Reporters vs. trolls: Journalists have new resources to combat online harassment

Reporters tormented by online harassment have some new resources.

A discussion at the National Press Club on Friday explored the problem as three reporters talked with three people who study the issue.

Reporter Jonathan Weisman of The New York Times outlined a 2016 incident when his tweet excerpting someone else's column on fascism brought a response addressing him as "(((Weisman)))," a way that anti-Semites mark the name of someone they think is Jewish.

Weisman said the exchange soon produced "an absolute avalanche of anti-Semitic hate that just flowed through my Twitter (and) eventually spilled into emails and voicemails."

Washington Post reporter Wesley Lowery covered the aftermath of the fatal shooting of a black teen by a white police officer in Ferguson, Missouri, in 2014.

"What we saw almost immediately were attempts to attack and intimidate reporters from covering the story," he said. "Every time you opened your phone, there were thousands and thousands of messages," including fabricated accusations and some that published a reporter's home address or made death threats.

Such trolling can be especially frightening for women, said Soraya Chemaly, director of the Women's Media Center Speech Project.

"If you are writing from a specifically feminist perspective, you're in a target zone. And if you're writing about sexualized violence, you are specifically in a very violent target zone," she said.

She said she has received "rape threats, some death threats, some lynching threats."

Julia Ioffe of The Atlantic said that as a reporter in Russia, she was attacked by Kremlin-sponsored "troll armies" that overwhelmed the content section of her stories with profane sexual remarks targeting her Jewish faith and saying she couldn't understand Russians -- although she was born there and fled with her family to the United States 28 years ago to escape persecution.

In 2016, Ioffe wrote a GQ profile of Melania Trump that brought a denunciation from the first lady on Facebook. It also prompted "organized and viciously anti-Semitic rhetoric," attacks photoshopping her face onto a photo taken at the Auschwitz concentration camp and circulation of personal information about her relatives.

Michelle Ferrier, an associate professor of journalism at Ohio University, left her job as a lifestyle columnist in Florida when hate mail accumulated, targeting her African American race with comments about war against black people and lynching. She started a project called "Stop Hate" to investigate attacks on journalists. She learned, she said, that the hate mail is a tactic "by white supremacist groups designed to create fear and intimidation, and to force people out of the profession, offline and shut them up."

The panelists see social media doing too little to stop hate speech on their platforms.
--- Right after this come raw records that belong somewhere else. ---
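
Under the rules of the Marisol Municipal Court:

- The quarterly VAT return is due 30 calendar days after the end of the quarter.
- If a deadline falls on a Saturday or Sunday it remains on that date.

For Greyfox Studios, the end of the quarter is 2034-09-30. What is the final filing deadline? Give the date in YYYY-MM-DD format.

From 2034-09-30, 30 calendar days later is 2034-10-30.
2034-10-30 is a Monday; no weekend or holiday adjustment applies.
Deadline: 2034-10-30.

2034-10-30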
Where tech executives cite their users' right to free expression, the reporters and activists want stronger enforcement of the sites' terms of service, rules that generally prohibit invasion of privacy, harassment, threats and other abusive behavior.

A new publication from PEN America, the organization that works to protect writers' freedom of expression and safety, is a collection of strategies and resources. The resources can be found in the Online Harassment Field Manual.

Ferrier's TrollBusters organization has produced "Online Pest Control for Journalists" a set of a dozen cards intended to be a guide in moments of online crisis.